Liturgical Arcana: Wedding Tract during Lent in OF
  • Richard R.
    Posts: 776
    I notice in the Graduale Romanum (1979), under the list of Propers for the wedding Mass (Missa rituale pro sponsis, p. 646), no option is given for a Tract. Is it assumed that weddings will not be celebrated during Lent? Or is there a rubric that indicates the Tract be taken from the closest Sunday? Or is it dropped altogether? My quick research suggests some confusion about weddings proscribed during Lent, which may be local custom, but which is not canonical per se. Has anyone experienced OF Latin Nuptial Mass during Lent?

    Another curiosity in the modern Graduale: For the funeral Mass (Missa pro defunctis, p. 671), the (modern made-up) Alleluia has four options. Three are borrowed from other Masses, but the printed fourth option sets (yet again) the Requiem aeterna text, using the standard Mode VIII Alleluia (First Sunday of Advent, Christmas Mass at Night, etc.). As it turns out, this is the very same Alleluia used for the Nuptial Mass. Would you say this is coincidence, expedience, or a subtle commentary on the realities of married life?
  • CCoozeCCooze
    Posts: 1,259
    Well, the 1903 LU had some other settings available, which is interesting.

    I keep waiting for a chance to use these, as opposed to the well-known settings.
    Old Nuptial chants (1903).pdf
    326K
    Thanked by 2tomjaw CHGiffen
  • tomjaw
    Posts: 2,789
    @CCooze As a Votive Mass to celebrate a wedding anniversary?
  • CCoozeCCooze
    Posts: 1,259
    That might be nice.
    Also, though, if people can sing the proper texts to psalm tones, choral graduals, polyphony, etc., then why couldn't they also sing those texts to these settings in other modes? They must have been used, as set above, at some point.
  • rich_enough
    Posts: 1,050
    @CCooze - Looks like the chants you posted are the same as the common settings with the exception of the introit and communion.

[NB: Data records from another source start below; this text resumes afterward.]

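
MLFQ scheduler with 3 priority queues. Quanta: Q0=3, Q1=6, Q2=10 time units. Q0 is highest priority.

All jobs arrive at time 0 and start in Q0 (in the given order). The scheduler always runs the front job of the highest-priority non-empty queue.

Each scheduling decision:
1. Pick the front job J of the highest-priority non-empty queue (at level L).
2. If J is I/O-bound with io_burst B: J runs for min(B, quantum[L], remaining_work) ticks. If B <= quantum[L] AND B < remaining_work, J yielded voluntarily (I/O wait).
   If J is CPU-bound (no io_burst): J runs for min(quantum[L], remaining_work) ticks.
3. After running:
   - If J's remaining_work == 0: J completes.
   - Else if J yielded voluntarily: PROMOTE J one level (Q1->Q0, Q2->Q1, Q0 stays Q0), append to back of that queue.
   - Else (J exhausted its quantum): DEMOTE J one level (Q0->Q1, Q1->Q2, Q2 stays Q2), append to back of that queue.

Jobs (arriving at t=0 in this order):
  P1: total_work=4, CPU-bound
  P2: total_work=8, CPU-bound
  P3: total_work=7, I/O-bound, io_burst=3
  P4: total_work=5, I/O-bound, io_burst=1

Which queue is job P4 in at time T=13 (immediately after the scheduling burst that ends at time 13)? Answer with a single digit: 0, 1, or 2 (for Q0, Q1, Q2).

Answer: 0

Derivation:
t=0-3: P1@Q0 runs 3, rem=1, quantum used, demote→Q1. Q0=[P2,P3,P4] Q1=[P1] Q2=[]
t=3-6: P2@Q0 runs 3, rem=5, quantum used, demote→Q1. Q0=[P3,P4] Q1=[P1,P2] Q2=[]
t=6-9: P3@Q0 runs 3, rem=4, I/O yield, promote→Q0. Q0=[P4,P3] Q1=[P1,P2] Q2=[]
t=9-10: P4@Q0 runs 1, rem=4, I/O yield, promote→Q0. Q0=[P3,P4] Q1=[P1,P2] Q2=[]
t=10-13: P3@Q0 runs 3, rem=1, I/O yield, promote→Q0. Q0=[P4,P3] Q1=[P1,P2] Q2=[]
t=13-14: P4@Q0 runs 1, rem=3, I/O yield, promote→Q0. Q0=[P3,P4] Q1=[P1,P2] Q2=[]
t=14-15: P3@Q0 runs 1, rem=0, completes. Q0=[P4] Q1=[P1,P2] Q2=[]
t=15-16: P4@Q0 runs 1, rem=2, I/O yield, promote→Q0. Q0=[P4] Q1=[P1,P2] Q2=[]
t=16-17: P4@Q0 runs 1, rem=1, I/O yield, promote→Q0. Q0=[P4] Q1=[P1,P2] Q2=[]
t=17-18: P4@Q0 runs 1, rem=0, completes. Q0=[] Q1=[P1,P2] Q2=[]
t=18-19: P1@Q1 runs 1, rem=0, completes. Q0=[] Q1=[P2] Q2=[]
t=19-24: P2@Q1 runs 5, rem=0, completes. Q0=[] Q1=[] Q2=[]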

The Introit is a "contrafactum" of the introit "Statuit" (common of confessor popes); the communion is reminiscent of the communion for Palm Sunday, "Pater." I have heard that the votive mass for marriage is "neo-Gregorian" (except the offertory, which is borrowed from the 23rd Sunday after Pentecost), so this isn't too surprising.

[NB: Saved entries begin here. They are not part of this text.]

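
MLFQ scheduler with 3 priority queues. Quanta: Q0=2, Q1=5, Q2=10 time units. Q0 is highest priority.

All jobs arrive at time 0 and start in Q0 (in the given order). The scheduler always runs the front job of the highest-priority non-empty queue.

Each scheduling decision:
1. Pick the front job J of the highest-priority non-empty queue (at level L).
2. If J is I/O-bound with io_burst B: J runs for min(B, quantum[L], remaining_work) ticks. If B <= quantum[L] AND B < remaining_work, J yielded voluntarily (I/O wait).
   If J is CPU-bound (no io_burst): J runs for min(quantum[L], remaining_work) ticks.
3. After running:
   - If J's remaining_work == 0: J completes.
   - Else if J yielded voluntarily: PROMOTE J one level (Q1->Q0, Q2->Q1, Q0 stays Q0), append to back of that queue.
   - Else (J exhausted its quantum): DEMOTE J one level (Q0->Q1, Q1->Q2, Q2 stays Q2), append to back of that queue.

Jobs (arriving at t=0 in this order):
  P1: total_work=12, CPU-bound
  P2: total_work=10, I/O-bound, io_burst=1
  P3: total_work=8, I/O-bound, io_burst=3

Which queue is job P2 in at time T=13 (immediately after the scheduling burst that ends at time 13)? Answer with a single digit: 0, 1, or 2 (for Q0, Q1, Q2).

t=0-2: P1@Q0 runs 2, rem=10, quantum used, demote→Q1. Q0=[P2,P3] Q1=[P1] Q2=[]
t=2-3: P2@Q0 runs 1, rem=9, I/O yield, promote→Q0. Q0=[P3,P2] Q1=[P1] Q2=[]
t=3-5: P3@Q0 runs 2, rem=6, quantum used, demote→Q1. Q0=[P2] Q1=[P1,P3] Q2=[]
t=5-6: P2@Q0 runs 1, rem=8, I/O yield, promote→Q0. Q0=[P2] Q1=[P1,P3] Q2=[]
t=6-7: P2@Q0 runs 1, rem=7, I/O yield, promote→Q0. Q0=[P2] Q1=[P1,P3] Q2=[]
t=7-8: P2@Q0 runs 1, rem=6, I/O yield, promote→Q0. Q0=[P2] Q1=[P1,P3] Q2=[]
t=8-9: P2@Q0 runs 1, rem=5, I/O yield, promote→Q0. Q0=[P2] Q1=[P1,P3] Q2=[]
t=9-10: P2@Q0 runs 1, rem=4, I/O yield, promote→Q0. Q0=[P2] Q1=[P1,P3] Q2=[]
t=10-11: P2@Q0 runs 1, rem=3, I/O yield, promote→Q0. Q0=[P2] Q1=[P1,P3] Q2=[]
t=11-12: P2@Q0 runs 1, rem=2, I/O yield, promote→Q0. Q0=[P2] Q1=[P1,P3] Q2=[]
t=12-13: P2@Q0 runs 1, rem=1, I/O yield, promote→Q0. Q0=[P2] Q1=[P1,P3] Q2=[]
t=13-14: P2@Q0 runs 1, rem=0, completes. Q0=[] Q1=[P1,P3] Q2=[]
t=14-19: P1@Q1 runs 5, rem=5, quantum used, demote→Q2. Q0=[] Q1=[P3] Q2=[P1]
t=19-22: P3@Q1 runs 3, rem=3, I/O yield, promote→Q0. Q0=[P3] Q1=[] Q2=[P1]
t=22-24: P3@Q0 runs 2, rem=1, quantum used, demote→Q1. Q0=[] Q1=[P3] Q2=[P1]
t=24-25: P3@Q1 runs 1, rem=0, completes. Q0=[] Q1=[] Q2=[P1]
t=25-30: P1@Q2 runs 5, rem=0, completes. Q0=[] Q1=[] Q2=[]

Answer: 0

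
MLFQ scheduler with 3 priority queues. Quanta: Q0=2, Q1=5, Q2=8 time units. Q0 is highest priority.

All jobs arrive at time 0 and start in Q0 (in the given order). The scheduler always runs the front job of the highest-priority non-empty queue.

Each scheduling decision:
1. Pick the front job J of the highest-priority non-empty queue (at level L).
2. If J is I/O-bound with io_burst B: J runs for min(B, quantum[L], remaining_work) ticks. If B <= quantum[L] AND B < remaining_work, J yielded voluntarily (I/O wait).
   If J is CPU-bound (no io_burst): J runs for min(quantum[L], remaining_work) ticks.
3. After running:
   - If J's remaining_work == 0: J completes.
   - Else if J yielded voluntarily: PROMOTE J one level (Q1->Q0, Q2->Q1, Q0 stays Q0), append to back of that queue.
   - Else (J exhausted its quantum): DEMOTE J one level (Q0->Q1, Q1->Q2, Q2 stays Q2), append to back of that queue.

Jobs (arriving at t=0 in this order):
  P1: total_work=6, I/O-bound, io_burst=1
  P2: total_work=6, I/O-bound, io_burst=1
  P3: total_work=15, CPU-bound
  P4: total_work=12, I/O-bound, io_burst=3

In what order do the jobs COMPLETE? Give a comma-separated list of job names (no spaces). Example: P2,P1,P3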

    Thanked by 1Richard Mix
  • a_f_hawkins
    Posts: 3,478
    The EF Alleluia Mittat vobis, and the Offertory In te speravi, Domine have good pedigree, and appear in GT with neumes, the Gradual Uxor tua is also in the OF edition. One principle of revision was to eliminate neo-Gregorian, except for feasts devised recently, I deduce that the other OF propers were banished for that reason.
    Thanked by 1rich_enough
  • madorganist
    Posts: 906
    My quick research suggests some confusion about weddings proscribed during Lent, which may be local custom, but which is not canonical per se.

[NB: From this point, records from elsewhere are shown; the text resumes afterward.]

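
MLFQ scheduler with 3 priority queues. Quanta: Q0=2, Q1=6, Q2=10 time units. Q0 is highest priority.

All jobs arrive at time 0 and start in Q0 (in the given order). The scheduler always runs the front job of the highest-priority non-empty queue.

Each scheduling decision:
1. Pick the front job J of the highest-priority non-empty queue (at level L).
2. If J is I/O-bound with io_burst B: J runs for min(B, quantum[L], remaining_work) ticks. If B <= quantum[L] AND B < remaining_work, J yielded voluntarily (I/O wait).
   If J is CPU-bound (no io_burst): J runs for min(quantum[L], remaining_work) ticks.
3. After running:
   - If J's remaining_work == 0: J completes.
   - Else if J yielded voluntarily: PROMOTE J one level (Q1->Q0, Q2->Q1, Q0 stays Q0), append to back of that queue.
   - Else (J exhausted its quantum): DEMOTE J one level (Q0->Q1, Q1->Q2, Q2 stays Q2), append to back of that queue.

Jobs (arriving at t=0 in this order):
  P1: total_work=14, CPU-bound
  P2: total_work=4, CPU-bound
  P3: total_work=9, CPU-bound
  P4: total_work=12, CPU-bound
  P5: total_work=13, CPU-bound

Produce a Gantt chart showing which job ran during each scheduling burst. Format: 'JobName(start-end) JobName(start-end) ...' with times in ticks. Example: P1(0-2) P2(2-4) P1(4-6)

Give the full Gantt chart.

t=0-2: P1@Q0 runs 2, rem=12, quantum used, demote→Q1. Q0=[P2,P3,P4,P5] Q1=[P1] Q2=[]
t=2-4: P2@Q0 runs 2, rem=2, quantum used, demote→Q1. Q0=[P3,P4,P5] Q1=[P1,P2] Q2=[]
t=4-6: P3@Q0 runs 2, rem=7, quantum used, demote→Q1. Q0=[P4,P5] Q1=[P1,P2,P3] Q2=[]
t=6-8: P4@Q0 runs 2, rem=10, quantum used, demote→Q1. Q0=[P5] Q1=[P1,P2,P3,P4] Q2=[]
t=8-10: P5@Q0 runs 2, rem=11, quantum used, demote→Q1. Q0=[] Q1=[P1,P2,P3,P4,P5] Q2=[]
t=10-16: P1@Q1 runs 6, rem=6, quantum used, demote→Q2. Q0=[] Q1=[P2,P3,P4,P5] Q2=[P1]
t=16-18: P2@Q1 runs 2, rem=0, completes. Q0=[] Q1=[P3,P4,P5] Q2=[P1]
t=18-24: P3@Q1 runs 6, rem=1, quantum used, demote→Q2. Q0=[] Q1=[P4,P5] Q2=[P1,P3]
t=24-30: P4@Q1 runs 6, rem=4, quantum used, demote→Q2. Q0=[] Q1=[P5] Q2=[P1,P3,P4]
t=30-36: P5@Q1 runs 6, rem=5, quantum used, demote→Q2. Q0=[] Q1=[] Q2=[P1,P3,P4,P5]
t=36-42: P1@Q2 runs 6, rem=0, completes. Q0=[] Q1=[] Q2=[P3,P4,P5]
t=42-43: P3@Q2 runs 1, rem=0, completes. Q0=[] Q1=[] Q2=[P4,P5]
t=43-47: P4@Q2 runs 4, rem=0, completes. Q0=[] Q1=[] Q2=[P5]
t=47-52: P5@Q2 runs 5, rem=0, completes. Q0=[] Q1=[] Q2=[]

Answer: P1(0-2) P2(2-4) P3(4-6) P4(6-8) P5(8-10) P1(10-16) P2(16-18) P3(18-24) P4(24-30) P5(30-36) P1(36-42) P3(42-43) P4(43-47) P5(47-52)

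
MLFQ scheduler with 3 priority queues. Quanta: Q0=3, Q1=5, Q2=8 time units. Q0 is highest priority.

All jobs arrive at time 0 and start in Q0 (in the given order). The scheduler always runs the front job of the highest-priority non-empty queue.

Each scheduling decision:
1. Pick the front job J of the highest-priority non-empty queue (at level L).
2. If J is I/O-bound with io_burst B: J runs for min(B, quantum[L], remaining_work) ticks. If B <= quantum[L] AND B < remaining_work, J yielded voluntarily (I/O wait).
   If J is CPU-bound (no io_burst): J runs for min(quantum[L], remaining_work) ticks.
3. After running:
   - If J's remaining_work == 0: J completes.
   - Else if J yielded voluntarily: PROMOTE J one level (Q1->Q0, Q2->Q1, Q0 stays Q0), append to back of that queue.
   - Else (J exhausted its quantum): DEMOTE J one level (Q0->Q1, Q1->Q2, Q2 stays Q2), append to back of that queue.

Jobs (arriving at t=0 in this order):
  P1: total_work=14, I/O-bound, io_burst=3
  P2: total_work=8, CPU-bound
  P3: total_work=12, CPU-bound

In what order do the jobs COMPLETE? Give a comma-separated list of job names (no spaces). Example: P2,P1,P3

Answer: P1,P2,P3

Derivation:
t=0-3: P1@Q0 runs 3, rem=11, I/O yield, promote→Q0. Q0=[P2,P3,P1] Q1=[] Q2=[]
t=3-6: P2@Q0 runs 3, rem=5, quantum used, demote→Q1. Q0=[P3,P1] Q1=[P2] Q2=[]
t=6-9: P3@Q0 runs 3, rem=9, quantum used, demote→Q1. Q0=[P1] Q1=[P2,P3] Q2=[]
t=9-12: P1@Q0 runs 3, rem=8, I/O yield, promote→Q0. Q0=[P1] Q1=[P2,P3] Q2=[]
t=12-15: P1@Q0 runs 3, rem=5, I/O yield, promote→Q0. Q0=[P1] Q1=[P2,P3] Q2=[]
t=15-18: P1@Q0 runs 3, rem=2, I/O yield, promote→Q0. Q0=[P1] Q1=[P2,P3] Q2=[]
t=18-20: P1@Q0 runs 2, rem=0, completes. Q0=[] Q1=[P2,P3] Q2=[]
t=20-25: P2@Q1 runs 5, rem=0, completes. Q0=[] Q1=[P3] Q2=[]
t=25-30: P3@Q1 runs 5, rem=4, quantum used, demote→Q2. Q0=[] Q1=[] Q2=[P3]
t=30-34: P3@Q2 runs 4, rem=0, completes. Q0=[] Q1=[] Q2=[]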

    It's probably a holdover from the old rite. De anno et ejus partibus in the front of the old Missal has the following:
    CONCERNING THE CELEBRATION OF MARRIAGES
    Matrimony can be celebrated at any time of the year. Let the solemn blessing of marriages be forbidden only from the first Sunday of Advent to Christmas, inclusive, and from Ash Wednesday to Easter Sunday inclusive. The Ordinaries of places nevertheless can, during the aforementioned times and under sound liturgical laws, permit it as a substitute for ordinary time under just cause, if the spouses are notified to abstain from too much pomp.
    N.B. "ordinary time" here means outside of Advent and Lent, not just the time after Epiphany and Pentecost. Although there may be local restrictions on nuptial solemnity, there appears to be no general prohibition against nuptial Masses during Lent in the new rite. In the old rite, the tract "Ecce sic benedicetur" (which is not in the OF chant books) is used from Septuagesima until Ash Wednesday, and also during Lent when allowed. If there is only one reading before the Gospel, I believe the Gradual alone could be used at an OF Nuptial Mass outside of Eastertide, since the Alleluia or Gospel Acclamation is optional.
    Thanked by 2Richard R. igneus
  • madorganist
    Posts: 906
    PS - I have NOT personally experienced OF Nuptial Mass during Lent because they were not allowed in any diocese I've worked in.